Previous results supported and showed that HBV strains present in Tunisia belonging to genotype D and, to a lesser extent, to genotype E, were prone to mutations in BCP/ PC regions. This observation was more obvious in HBV isolates from asymptomatic chronic carriers (AsC). The high mutational rates observed in our study might result from a mechanism of viral escape that plays an important role in the loss of HBeAg.

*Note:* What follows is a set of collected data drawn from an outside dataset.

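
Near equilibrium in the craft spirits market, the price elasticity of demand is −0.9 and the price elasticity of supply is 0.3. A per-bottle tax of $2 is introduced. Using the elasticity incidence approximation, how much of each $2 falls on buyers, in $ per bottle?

Buyers bear ≈ $0.5 per bottle.

Incidence ratio: buyers' share ≈ εs / (εs + |εd|) = 0.3 / (0.3 + 0.9) = 0.25.
So buyers bear ≈ 0.25 × $2 = $0.5; producers bear $1.5.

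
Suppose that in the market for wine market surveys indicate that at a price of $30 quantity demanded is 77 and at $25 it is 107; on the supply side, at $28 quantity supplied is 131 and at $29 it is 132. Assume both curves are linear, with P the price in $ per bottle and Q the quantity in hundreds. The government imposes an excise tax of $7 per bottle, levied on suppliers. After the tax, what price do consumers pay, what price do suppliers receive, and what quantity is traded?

Consumers pay $23; suppliers receive $16; quantity = 119.

Demand slope: (107 − 77)/(25 − 30) = -6, so Qd = 257 − 6P.
Supply slope: (132 − 131)/(29 − 28) = 1, so Qs = P + 103.
Without the tax, 257 − 6P = P + 103 gives 7P = 154, so P* = $22 and Q* = 125.
With the tax collected from suppliers, supply shifts: Qs = (P − 7) + 103.
Solving gives Q = 119 with consumers paying $23 and suppliers receiving $16 (the $7 wedge).
The less price-elastic side of the market bears the larger share of a per-unit tax.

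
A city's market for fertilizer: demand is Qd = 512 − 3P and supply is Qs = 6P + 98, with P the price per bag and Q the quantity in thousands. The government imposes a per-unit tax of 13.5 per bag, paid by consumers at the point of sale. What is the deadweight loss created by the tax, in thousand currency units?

Without the tax, 512 − 3P = 6P + 98 gives 9P = 414, so P* = 46 and Q* = 374.
With the tax collected from consumers, demand (in seller-price terms) shifts: Qd = 512 − 3(P + 13.5).
Solving gives Q = 347 with consumers paying 55 and sellers receiving 41.5 (the 13.5 wedge).
Quantity falls by |ΔQ| = |374 − 347| = 27.
DWL = ½ · t · |ΔQ| = ½ · 13.5 · 27 = 182.25.

Deadweight loss = 182.25 thousand.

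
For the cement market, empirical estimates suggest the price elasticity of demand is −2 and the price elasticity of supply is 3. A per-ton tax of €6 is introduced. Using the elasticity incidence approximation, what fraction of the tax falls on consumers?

Incidence ratio: consumers' share ≈ εs / (εs + |εd|) = 3 / (3 + 2) = 0.6.
Supply is the more elastic side, so consumers bear the larger share.

Consumers' share ≈ 0.6.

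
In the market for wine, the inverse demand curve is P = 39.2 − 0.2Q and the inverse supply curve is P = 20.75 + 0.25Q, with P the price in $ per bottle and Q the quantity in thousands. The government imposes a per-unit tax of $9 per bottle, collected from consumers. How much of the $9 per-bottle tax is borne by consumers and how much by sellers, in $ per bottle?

Inverting to Q(P) form: Qd = 196 − 5P; Qs = 4P − 83.
Without the tax, 196 − 5P = 4P − 83 gives 9P = 279, so P* = $31 and Q* = 41.
With the tax collected from consumers, demand (in seller-price terms) shifts: Qd = 196 − 5(P + 9).
Solving gives Q = 21 with consumers paying $35 and sellers receiving $26 (the $9 wedge).
Burden on consumers: $4; on sellers: $5. (They sum to $9.)

Consumers bear $4 per bottle; sellers bear $5 per bottle.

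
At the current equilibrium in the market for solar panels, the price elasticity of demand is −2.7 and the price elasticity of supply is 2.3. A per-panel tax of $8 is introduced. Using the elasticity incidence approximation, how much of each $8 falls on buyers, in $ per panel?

Incidence ratio: buyers' share ≈ εs / (εs + |εd|) = 2.3 / (2.3 + 2.7) = 0.46.
So buyers bear ≈ 0.46 × $8 = $3.68; suppliers bear $4.32.

Buyers bear ≈ $3.68 per panel.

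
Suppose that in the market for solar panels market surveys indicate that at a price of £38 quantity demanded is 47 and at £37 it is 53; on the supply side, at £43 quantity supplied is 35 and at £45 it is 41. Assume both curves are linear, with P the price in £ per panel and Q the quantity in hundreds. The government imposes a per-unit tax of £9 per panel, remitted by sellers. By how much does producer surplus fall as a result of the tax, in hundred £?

Demand slope: (53 − 47)/(37 − 38) = -6, so Qd = 275 − 6P.
Supply slope: (41 − 35)/(45 − 43) = 3, so Qs = 3P − 94.
Without the tax, 275 − 6P = 3P − 94 gives 9P = 369, so P* = £41 and Q* = 29.
With the tax collected from sellers, supply shifts: Qs = 3(P − 9) − 94.
New equilibrium: consumers pay £44, sellers receive £35, Q = 11. (Wedge: Pb − Ps = 9.)
ΔPS is the trapezoid between Q = 11 and Q = 29 of height £6: ½ · (29 + 11) · 6 = £120.

Producer surplus falls by £120 hundred.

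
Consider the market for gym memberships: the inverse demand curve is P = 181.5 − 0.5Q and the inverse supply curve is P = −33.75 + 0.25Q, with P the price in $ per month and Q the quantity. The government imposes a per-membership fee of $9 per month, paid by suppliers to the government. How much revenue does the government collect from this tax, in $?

Tax revenue = $2475.

Rewrite in direct form: Qd = 363 − 2P and Qs = 4P + 135.
Without the tax, 363 − 2P = 4P + 135 gives 6P = 228, so P* = $38 and Q* = 287.
With the tax collected from suppliers, supply shifts: Qs = 4(P − 9) + 135.
Solving gives Q = 275 with consumers paying $44 and suppliers receiving $35 (the $9 wedge).
Revenue = t · Q = 9 · 275 = $2475.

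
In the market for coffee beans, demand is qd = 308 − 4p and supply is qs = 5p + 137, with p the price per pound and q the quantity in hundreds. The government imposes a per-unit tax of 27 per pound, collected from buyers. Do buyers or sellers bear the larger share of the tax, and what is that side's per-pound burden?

Before the tax: set 308 − 4p = 5p + 137 → p* = 19, q* = 232.
With the tax collected from buyers, demand (in seller-price terms) shifts: qd = 308 − 4(p + 27).
New equilibrium: buyers pay 34, sellers receive 7, q = 172. (Wedge: pb − ps = 27.)
Per-pound burden: buyers 15, sellers 12.
Buyers take the larger share because demand is less price-elastic here (demand slope 4 vs supply slope 5).

Buyers bear the larger share: 15 per pound.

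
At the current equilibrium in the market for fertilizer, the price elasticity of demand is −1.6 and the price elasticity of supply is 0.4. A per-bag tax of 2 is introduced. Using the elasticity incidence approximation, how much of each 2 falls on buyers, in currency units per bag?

Buyers bear ≈ 0.4 per bag.

Incidence ratio: buyers' share ≈ εs / (εs + |εd|) = 0.4 / (0.4 + 1.6) = 0.2.
So buyers bear ≈ 0.2 × 2 = 0.4; sellers bear 1.6.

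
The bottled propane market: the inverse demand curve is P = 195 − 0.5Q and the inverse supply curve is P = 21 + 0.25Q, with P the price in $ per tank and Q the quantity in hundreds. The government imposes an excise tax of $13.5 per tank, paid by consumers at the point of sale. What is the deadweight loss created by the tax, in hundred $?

Rewrite in direct form: Qd = 390 − 2P and Qs = 4P − 84.
Without the tax, 390 − 2P = 4P − 84 gives 6P = 474, so P* = $79 and Q* = 232.
With the tax collected from consumers, demand (in seller-price terms) shifts: Qd = 390 − 2(P + 13.5).
Solving gives Q = 214 with consumers paying $88 and producers receiving $74.5 (the $13.5 wedge).
Quantity falls by |ΔQ| = |232 − 214| = 18.
DWL = ½ · t · |ΔQ| = ½ · 13.5 · 18 = $121.5.

Deadweight loss = $121.5 hundred.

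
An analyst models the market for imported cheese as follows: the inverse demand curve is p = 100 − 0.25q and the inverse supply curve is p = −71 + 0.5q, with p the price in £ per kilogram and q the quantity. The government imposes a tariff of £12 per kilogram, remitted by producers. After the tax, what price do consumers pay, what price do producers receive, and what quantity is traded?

Consumers pay £47; producers receive £35; quantity = 212.

Inverting to q(p) form: qd = 400 − 4p; qs = 2p + 142.
Before the tax: set 400 − 4p = 2p + 142 → p* = £43, q* = 228.
With the tax collected from producers, supply shifts: qs = 2(p − 12) + 142.
New equilibrium: consumers pay £47, producers receive £35, q = 212. (Wedge: pb − ps = 12.)
The less price-elastic side of the market bears the larger share of a per-unit tax.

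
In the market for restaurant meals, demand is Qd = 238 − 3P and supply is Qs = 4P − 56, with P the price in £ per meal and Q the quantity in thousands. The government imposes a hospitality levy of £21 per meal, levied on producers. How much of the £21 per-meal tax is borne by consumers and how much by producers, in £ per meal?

Consumers bear £12 per meal; producers bear £9 per meal.

Before the tax: set 238 − 3P = 4P − 56 → P* = £42, Q* = 112.
With the tax collected from producers, supply shifts: Qs = 4(P − 21) − 56.
Solving gives Q = 76 with consumers paying £54 and producers receiving £33 (the £21 wedge).
Burden on consumers: £12; on producers: £9. (They sum to £21.)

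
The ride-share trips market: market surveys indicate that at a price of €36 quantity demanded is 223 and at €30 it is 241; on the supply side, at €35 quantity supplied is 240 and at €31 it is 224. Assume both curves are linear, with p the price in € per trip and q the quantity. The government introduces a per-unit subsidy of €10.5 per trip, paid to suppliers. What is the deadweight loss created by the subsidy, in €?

Demand slope: (241 − 223)/(30 − 36) = -3, so qd = 331 − 3p.
Supply slope: (224 − 240)/(31 − 35) = 4, so qs = 4p + 100.
Without the subsidy, 331 − 3p = 4p + 100 gives 7p = 231, so p* = €33 and q* = 232.
With a per-unit subsidy paid to suppliers, each receives p + 10.5 per unit sold, so supply becomes qs = 4(p + 10.5) + 100.
New equilibrium: buyers pay €27, suppliers receive €37.5, q = 250. (Wedge: pb − ps = −10.5.)
Quantity rises by |ΔQ| = |232 − 250| = 18.
DWL = ½ · t · |ΔQ| = ½ · 10.5 · 18 = €94.5.

Deadweight loss = €94.5.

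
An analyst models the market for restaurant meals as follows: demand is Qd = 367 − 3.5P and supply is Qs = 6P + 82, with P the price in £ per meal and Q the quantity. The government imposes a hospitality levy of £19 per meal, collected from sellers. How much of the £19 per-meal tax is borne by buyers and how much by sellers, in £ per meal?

Buyers bear £12 per meal; sellers bear £7 per meal.

Without the tax, 367 − 3.5P = 6P + 82 gives 9.5P = 285, so P* = £30 and Q* = 262.
With the tax collected from sellers, supply shifts: Qs = 6(P − 19) + 82.
Solving gives Q = 220 with buyers paying £42 and sellers receiving £23 (the £19 wedge).
Burden on buyers: £12; on sellers: £7. (They sum to £19.)
The less price-elastic side of the market bears the larger share of a per-unit tax.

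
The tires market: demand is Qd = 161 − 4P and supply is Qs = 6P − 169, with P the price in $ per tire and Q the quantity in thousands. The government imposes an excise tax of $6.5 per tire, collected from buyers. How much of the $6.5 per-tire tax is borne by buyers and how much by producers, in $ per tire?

Before the tax: set 161 − 4P = 6P − 169 → P* = $33, Q* = 29.
With the tax collected from buyers, demand (in seller-price terms) shifts: Qd = 161 − 4(P + 6.5).
Solving gives Q = 13.4 with buyers paying $36.9 and producers receiving $30.4 (the $6.5 wedge).
Burden on buyers: $3.9; on producers: $2.6. (They sum to $6.5.)

Buyers bear $3.9 per tire; producers bear $2.6 per tire.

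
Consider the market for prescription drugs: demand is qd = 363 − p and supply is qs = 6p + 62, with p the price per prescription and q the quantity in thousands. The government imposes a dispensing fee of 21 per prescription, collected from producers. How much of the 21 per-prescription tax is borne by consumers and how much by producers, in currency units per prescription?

Consumers bear 18 per prescription; producers bear 3 per prescription.

Before the tax: set 363 − p = 6p + 62 → p* = 43, q* = 320.
With the tax collected from producers, supply shifts: qs = 6(p − 21) + 62.
New equilibrium: consumers pay 61, producers receive 40, q = 302. (Wedge: pb − ps = 21.)
Burden on consumers: 18; on producers: 3. (They sum to 21.)
The less price-elastic side of the market bears the larger share of a per-unit tax.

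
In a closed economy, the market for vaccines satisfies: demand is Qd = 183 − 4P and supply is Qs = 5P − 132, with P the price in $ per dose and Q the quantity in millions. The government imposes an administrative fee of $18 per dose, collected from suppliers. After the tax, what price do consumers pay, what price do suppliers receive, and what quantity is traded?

Consumers pay $45; suppliers receive $27; quantity = 3.

Without the tax, 183 − 4P = 5P − 132 gives 9P = 315, so P* = $35 and Q* = 43.
With the tax collected from suppliers, supply shifts: Qs = 5(P − 18) − 132.
New equilibrium: consumers pay $45, suppliers receive $27, Q = 3. (Wedge: Pb − Ps = 18.)
The less price-elastic side of the market bears the larger share of a per-unit tax.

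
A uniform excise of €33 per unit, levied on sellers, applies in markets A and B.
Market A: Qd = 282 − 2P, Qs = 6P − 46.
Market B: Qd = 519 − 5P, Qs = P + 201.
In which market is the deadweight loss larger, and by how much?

Market A, by €363.

Market A: pre-tax P* = €41, Q* = 200; post-tax Q = 150.5; deadweight loss = €816.75.
Market B: pre-tax P* = €53, Q* = 254; post-tax Q = 226.5; deadweight loss = €453.75.
Difference: €816.75 vs €453.75 → market A is larger by €363.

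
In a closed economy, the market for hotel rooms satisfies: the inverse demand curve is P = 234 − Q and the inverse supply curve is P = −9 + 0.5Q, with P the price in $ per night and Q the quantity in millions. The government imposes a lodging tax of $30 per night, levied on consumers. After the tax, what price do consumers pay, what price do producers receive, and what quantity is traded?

Rewrite in direct form: Qd = 234 − P and Qs = 2P + 18.
Without the tax, 234 − P = 2P + 18 gives 3P = 216, so P* = $72 and Q* = 162.
With the tax collected from consumers, demand (in seller-price terms) shifts: Qd = 234 − (P + 30).
New equilibrium: consumers pay $92, producers receive $62, Q = 142. (Wedge: Pb − Ps = 30.)
The less price-elastic side of the market bears the larger share of a per-unit tax.

Consumers pay $92; producers receive $62; quantity = 142.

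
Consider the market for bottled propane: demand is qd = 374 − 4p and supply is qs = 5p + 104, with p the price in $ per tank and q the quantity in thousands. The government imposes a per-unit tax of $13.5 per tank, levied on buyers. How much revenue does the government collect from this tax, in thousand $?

Tax revenue = $3024 thousand.

Before the tax: set 374 − 4p = 5p + 104 → p* = $30, q* = 254.
With the tax collected from buyers, demand (in seller-price terms) shifts: qd = 374 − 4(p + 13.5).
New equilibrium: buyers pay $37.5, suppliers receive $24, q = 224. (Wedge: pb − ps = 13.5.)
Revenue = t · Q = 13.5 · 224 = $3024.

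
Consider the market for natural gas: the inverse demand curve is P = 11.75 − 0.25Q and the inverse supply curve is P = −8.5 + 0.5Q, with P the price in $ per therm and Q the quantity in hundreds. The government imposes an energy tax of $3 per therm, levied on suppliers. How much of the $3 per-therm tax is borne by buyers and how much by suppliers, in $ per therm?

Buyers bear $1 per therm; suppliers bear $2 per therm.

Inverting to Q(P) form: Qd = 47 − 4P; Qs = 2P + 17.
Before the tax: set 47 − 4P = 2P + 17 → P* = $5, Q* = 27.
With the tax collected from suppliers, supply shifts: Qs = 2(P − 3) + 17.
Solving gives Q = 23 with buyers paying $6 and suppliers receiving $3 (the $3 wedge).
Burden on buyers: $1; on suppliers: $2. (They sum to $3.)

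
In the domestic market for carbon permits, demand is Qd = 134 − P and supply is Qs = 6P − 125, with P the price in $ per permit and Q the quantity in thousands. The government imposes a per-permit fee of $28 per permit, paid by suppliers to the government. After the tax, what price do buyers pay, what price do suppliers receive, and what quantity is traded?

Before the tax: set 134 − P = 6P − 125 → P* = $37, Q* = 97.
With the tax collected from suppliers, supply shifts: Qs = 6(P − 28) − 125.
New equilibrium: buyers pay $61, suppliers receive $33, Q = 73. (Wedge: Pb − Ps = 28.)

Buyers pay $61; suppliers receive $33; quantity = 73.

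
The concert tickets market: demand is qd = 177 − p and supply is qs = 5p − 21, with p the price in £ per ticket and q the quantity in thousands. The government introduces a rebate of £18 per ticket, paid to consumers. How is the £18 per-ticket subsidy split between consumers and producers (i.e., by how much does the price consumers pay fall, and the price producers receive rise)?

Consumers gain £15 per ticket; producers gain £3 per ticket.

Without the subsidy, 177 − p = 5p − 21 gives 6p = 198, so p* = £33 and q* = 144.
With a per-unit subsidy paid to consumers, each effectively pays p − 18, so demand becomes qd = 177 − (p − 18).
Solving gives q = 159 with consumers paying £18 and producers receiving £36 (the £18 wedge).
Gain to consumers: £15; to producers: £3. (They sum to £18.)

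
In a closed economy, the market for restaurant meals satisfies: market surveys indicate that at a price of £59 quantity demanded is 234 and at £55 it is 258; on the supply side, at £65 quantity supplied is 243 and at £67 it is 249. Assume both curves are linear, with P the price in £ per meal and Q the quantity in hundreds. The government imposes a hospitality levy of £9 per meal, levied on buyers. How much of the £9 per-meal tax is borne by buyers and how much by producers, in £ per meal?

Buyers bear £3 per meal; producers bear £6 per meal.

Demand slope: (258 − 234)/(55 − 59) = -6, so Qd = 588 − 6P.
Supply slope: (249 − 243)/(67 − 65) = 3, so Qs = 3P + 48.
Before the tax: set 588 − 6P = 3P + 48 → P* = £60, Q* = 228.
With the tax collected from buyers, demand (in seller-price terms) shifts: Qd = 588 − 6(P + 9).
New equilibrium: buyers pay £63, producers receive £54, Q = 210. (Wedge: Pb − Ps = 9.)
Burden on buyers: £3; on producers: £6. (They sum to £9.)
The less price-elastic side of the market bears the larger share of a per-unit tax.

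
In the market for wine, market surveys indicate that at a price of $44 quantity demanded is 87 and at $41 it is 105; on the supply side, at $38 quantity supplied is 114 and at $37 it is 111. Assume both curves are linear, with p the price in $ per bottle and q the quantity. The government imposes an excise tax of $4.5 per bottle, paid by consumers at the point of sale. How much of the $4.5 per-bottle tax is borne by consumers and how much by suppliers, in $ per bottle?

Consumers bear $1.5 per bottle; suppliers bear $3 per bottle.

Demand slope: (105 − 87)/(41 − 44) = -6, so qd = 351 − 6p.
Supply slope: (111 − 114)/(37 − 38) = 3, so qs = 3p.
Before the tax: set 351 − 6p = 3p → p* = $39, q* = 117.
With the tax collected from consumers, demand (in seller-price terms) shifts: qd = 351 − 6(p + 4.5).
Solving gives q = 108 with consumers paying $40.5 and suppliers receiving $36 (the $4.5 wedge).
Burden on consumers: $1.5; on suppliers: $3. (They sum to $4.5.)
The less price-elastic side of the market bears the larger share of a per-unit tax.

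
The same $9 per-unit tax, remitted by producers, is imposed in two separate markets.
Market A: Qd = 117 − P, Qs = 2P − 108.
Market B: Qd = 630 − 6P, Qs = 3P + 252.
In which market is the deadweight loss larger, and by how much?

Market A: pre-tax P* = $75, Q* = 42; post-tax Q = 36; deadweight loss = $27.
Market B: pre-tax P* = $42, Q* = 378; post-tax Q = 360; deadweight loss = $81.
Difference: $27 vs $81 → market B is larger by $54.

Market B, by $54.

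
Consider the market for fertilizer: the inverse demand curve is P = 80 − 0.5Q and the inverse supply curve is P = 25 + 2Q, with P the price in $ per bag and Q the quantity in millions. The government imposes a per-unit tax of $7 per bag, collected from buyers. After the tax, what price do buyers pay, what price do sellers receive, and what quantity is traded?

Rewrite in direct form: Qd = 160 − 2P and Qs = 0.5P − 12.5.
Without the tax, 160 − 2P = 0.5P − 12.5 gives 2.5P = 172.5, so P* = $69 and Q* = 22.
With the tax collected from buyers, demand (in seller-price terms) shifts: Qd = 160 − 2(P + 7).
Solving gives Q = 19.2 with buyers paying $70.4 and sellers receiving $63.4 (the $7 wedge).

Buyers pay $70.4; sellers receive $63.4; quantity = 19.2.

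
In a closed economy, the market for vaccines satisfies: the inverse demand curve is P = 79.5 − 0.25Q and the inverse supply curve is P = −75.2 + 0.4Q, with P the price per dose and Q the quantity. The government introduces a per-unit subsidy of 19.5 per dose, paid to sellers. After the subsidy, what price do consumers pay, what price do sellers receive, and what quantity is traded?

Consumers pay 12.5; sellers receive 32; quantity = 268.

Rewrite in direct form: Qd = 318 − 4P and Qs = 2.5P + 188.
Without the subsidy, 318 − 4P = 2.5P + 188 gives 6.5P = 130, so P* = 20 and Q* = 238.
With a per-unit subsidy paid to sellers, each receives P + 19.5 per unit sold, so supply becomes Qs = 2.5(P + 19.5) + 188.
New equilibrium: consumers pay 12.5, sellers receive 32, Q = 268. (Wedge: Pb − Ps = −19.5.)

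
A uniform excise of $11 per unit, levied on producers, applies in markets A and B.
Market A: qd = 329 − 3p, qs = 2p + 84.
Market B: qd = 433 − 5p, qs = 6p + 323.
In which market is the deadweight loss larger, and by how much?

Market B, by $92.4.

Market A: pre-tax p* = $49, q* = 182; post-tax q = 168.8; deadweight loss = $72.6.
Market B: pre-tax p* = $10, q* = 383; post-tax q = 353; deadweight loss = $165.
Difference: $72.6 vs $165 → market B is larger by $92.4.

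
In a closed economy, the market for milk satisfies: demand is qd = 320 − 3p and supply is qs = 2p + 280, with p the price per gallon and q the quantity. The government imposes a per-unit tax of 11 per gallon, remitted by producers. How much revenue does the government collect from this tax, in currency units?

Without the tax, 320 − 3p = 2p + 280 gives 5p = 40, so p* = 8 and q* = 296.
With the tax collected from producers, supply shifts: qs = 2(p − 11) + 280.
Solving gives q = 282.8 with buyers paying 12.4 and producers receiving 1.4 (the 11 wedge).
Revenue = t · Q = 11 · 282.8 = 3110.8.

Tax revenue = 3110.8.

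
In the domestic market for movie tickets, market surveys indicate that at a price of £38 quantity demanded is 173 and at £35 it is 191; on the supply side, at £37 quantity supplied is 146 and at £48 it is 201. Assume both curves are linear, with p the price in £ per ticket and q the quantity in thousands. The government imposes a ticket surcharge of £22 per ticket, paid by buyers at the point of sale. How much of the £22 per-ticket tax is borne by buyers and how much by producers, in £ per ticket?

Buyers bear £10 per ticket; producers bear £12 per ticket.

Demand slope: (191 − 173)/(35 − 38) = -6, so qd = 401 − 6p.
Supply slope: (201 − 146)/(48 − 37) = 5, so qs = 5p − 39.
Without the tax, 401 − 6p = 5p − 39 gives 11p = 440, so p* = £40 and q* = 161.
With the tax collected from buyers, demand (in seller-price terms) shifts: qd = 401 − 6(p + 22).
Solving gives q = 101 with buyers paying £50 and producers receiving £28 (the £22 wedge).
Burden on buyers: £10; on producers: £12. (They sum to £22.)
The less price-elastic side of the market bears the larger share of a per-unit tax.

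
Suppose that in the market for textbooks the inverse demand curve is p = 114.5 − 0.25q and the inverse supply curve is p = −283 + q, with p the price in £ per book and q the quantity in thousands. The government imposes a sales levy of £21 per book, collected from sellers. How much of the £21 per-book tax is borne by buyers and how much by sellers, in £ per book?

Rewrite in direct form: qd = 458 − 4p and qs = p + 283.
Before the tax: set 458 − 4p = p + 283 → p* = £35, q* = 318.
With the tax collected from sellers, supply shifts: qs = (p − 21) + 283.
New equilibrium: buyers pay £39.2, sellers receive £18.2, q = 301.2. (Wedge: pb − ps = 21.)
Burden on buyers: £4.2; on sellers: £16.8. (They sum to £21.)

Buyers bear £4.2 per book; sellers bear £16.8 per book.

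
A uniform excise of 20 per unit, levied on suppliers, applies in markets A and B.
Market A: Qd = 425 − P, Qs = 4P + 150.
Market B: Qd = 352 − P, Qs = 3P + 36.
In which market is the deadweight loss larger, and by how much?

Market A: pre-tax P* = 55, Q* = 370; post-tax Q = 354; deadweight loss = 160.
Market B: pre-tax P* = 79, Q* = 273; post-tax Q = 258; deadweight loss = 150.
Difference: 160 vs 150 → market A is larger by 10.

Market A, by 10.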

在本研究中,我们评估了乙型肝炎病毒(HBV)基因组增强子II(EnhII)、基础核心启动子(BCP)、前核心(PC)和核心(C)区域中最常见突变的流行情况。
我们还研究了HBV变异体、其基因型与患者HBe抗原(HBeAg:衣壳抗原的可溶性形式)状态之间的相关性。
我们从40例乙型肝炎表面抗原(HBsAg)和HBV DNA阳性的突尼斯患者的血清样本中提取病毒DNA,使用特异性引物扩增上述区域,并对相应的聚合酶链反应(PCR)产物进行测序。为了进一步分析,患者被分为两组:第1组包括34例HBeAg阴性患者,第2组有6例HBeAg阳性患者。
21例患者(52.5%)出现PC G1896A突变,11例(27.5%)携带A1762T/G1764A双突变。这些突变在HBeAg阴性患者中比在HBeAg阳性患者中更常见。确实,携带G1896A突变的患者中58.8%为HBeAg阴性,而16.7%为阳性。在携带T1762/A1764双突变的患者中,29.4%为阳性,16.7%为阴性。此外,A1896突变仅限于具有野生型T1858的HBV分离株,而C1858则与T1762/A1764突变的发生相关。有趣的是,本研究揭示了基因型E的高频率。与先前研究中该国已知占主导地位的基因型D相比,该频率较高。
先前的结果支持并表明,突尼斯存在的HBV毒株属于基因型D,在较小程度上属于基因型E,易于在BCP/PC区域发生突变。这一观察结果在无症状慢性携带者(AsC)的HBV分离株中更为明显。我们研究中观察到的高突变率可能是由病毒逃逸机制导致的,该机制在HBeAg的丧失中起重要作用。